“Why, just because I was tutoring for high school a daughter of Anna Markovna, the lady of this hospitable house.
Well, I stipulated that part of my monthly pay should be deducted for my dinners.”
“What a strange fancy!” said Yarchenko. “And did you do this of your own will?
Or … Pardon me, I am afraid of seeming indiscreet to you … Perhaps at that time … extreme necessity? … ”
“Not at all.
Anna Markovna soaked me three times as much as it would have cost in a student’s dining room.
I simply wanted to live here a while on a somewhat nearer, closer footing, to enter intimately into this little world, so to speak.”
“A-ah!
It seems I am beginning to understand!” beamed Yarchenko. “Our new friend— pardon me for the little familiarity— is, apparently, gathering material from life?
And, perhaps, in a few years we will have the pleasure of reading … ”
“A t-r-ragedy out of a brothel!” Boris Sobashnikov put in loudly, like an actor.
While the reporter had been answering Yarchenko, Tamara quietly got up from her place, walked around the table, and, bending down over Sobashnikov, spoke in a whisper in his ear:
“Dearie, sweetie, you’d better not touch this gentleman.
Honest to God, it will be better for you, even.”
“Wass that?” the student looked at her superciliously, fixing his pince-nez with two spread fingers. “Is he your lover?
Your pimp?”
“I swear by anything you want that not once in his life has he stayed with any one of us.
But, I repeat, don’t pick on him.”
“Why, yes!
Why, of course!” retorted Sobashnikov, grimacing scornfully. “He has such a splendid defense as the entire brothel.
And it’s a sure thing that all the bouncers on Yamskaya are his near friends and cronies.”
“No, not that,” retorted Tamara in a kind whisper. “Only he’ll take you by the collar and throw you out of the window, like a puppy.
I’ve already seen such an aerial flight.
God forbid its happening to anyone.
It’s disgraceful, and bad for the health.”
“Get out of here, you filth!” yelled Sobashnikov, swinging his elbow at her.
“I’m going, dearie,” meekly answered Tamara, and walked away from him with her light step.
Everybody for an instant turned toward the student.
“Behave yourself, barberry!” Lichonin threatened him with his finger. “Well, well, go on,” he begged the reporter; “all that you’re saying is so interesting.”
“No, I’m not gathering anything,” continued the reporter calmly and seriously. “But the material here is in reality tremendous, downright crushing, terrible … And not at all terrible are the loud phrases about the traffic in women’s flesh, about the white slaves, about prostitution being a corroding fester of large cities, and so on, and so on … an old hurdy-gurdy of which all have tired!
No, horrible are the everyday, accustomed trifles, these business-like, daily, commercial reckonings, this thousand year old science of amatory practice, this prosaic usage, determined by the ages.
In these unnoticeable nothings are completely dissolved such feelings as resentment, humiliation, shame.

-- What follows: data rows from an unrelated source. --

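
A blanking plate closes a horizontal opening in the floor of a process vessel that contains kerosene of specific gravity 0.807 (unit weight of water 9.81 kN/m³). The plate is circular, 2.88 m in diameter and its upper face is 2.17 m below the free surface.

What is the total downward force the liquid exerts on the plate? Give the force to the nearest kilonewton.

γ = 0.807 × 9.81 = 7.91667 kN/m³.
The plate is horizontal, so pressure is uniform at p = γ·h = 7.91667 × 2.17 = 17.1792 kN/m².
A = π(1.44)² = 6.51441 m².
F = p·A = 17.1792 × 6.51441 = 111.912 kN.

F ≈ 112 kN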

There remains a dry profession, a contract, an agreement, a well-nigh honest petty trade, no better, no worse than, say, the trade in groceries.
Do you understand, gentlemen, that all the horror is in just this, that there is no horror!
Bourgeois work days— and that is all.
And also an after taste of an exclusive educational institution, with its Naivete, harshness, sentimentality and imitativeness.”
“That’s right,” confirmed Lichonin, while the reporter continued, gazing pensively into his glass:
“We read in the papers, in leading articles, various wailings of anxious souls.
And the women-physicians are also endeavouring in this matter, and endeavouring disgustingly enough. ’Oh, dear, regulation!
Oh, dear, abolition!
Oh, dear, live merchandise!
A condition of slavery!
The mesdames, these greedy haeterae!
These heinous degenerates of humanity, sucking the blood of prostitutes!’ … But with clamour you will scare no one and will affect no one.
You know, there’s a little saying: much cry, little wool.
More awful than all awful words— a hundredfold more awful— is some such little prosaic stroke or other as will suddenly knock you all in a heap, like a blow on the forehead.
Take even Simeon, the porter here.
It would seem, according to you, there is no sinking lower— a bouncer in a brothel, a brute, almost certainly a murderer, he plucks the prostitutes, gives them “black eyes,” to use a local expression— that is, just simply beats them.
But, do you know on what grounds he and I came together and became friendly?
On the magnificent details of the divine service of the prelate, on the canon of the honest Andrew, pastor of Crete, on the works of the most beatific father, John the Damascene.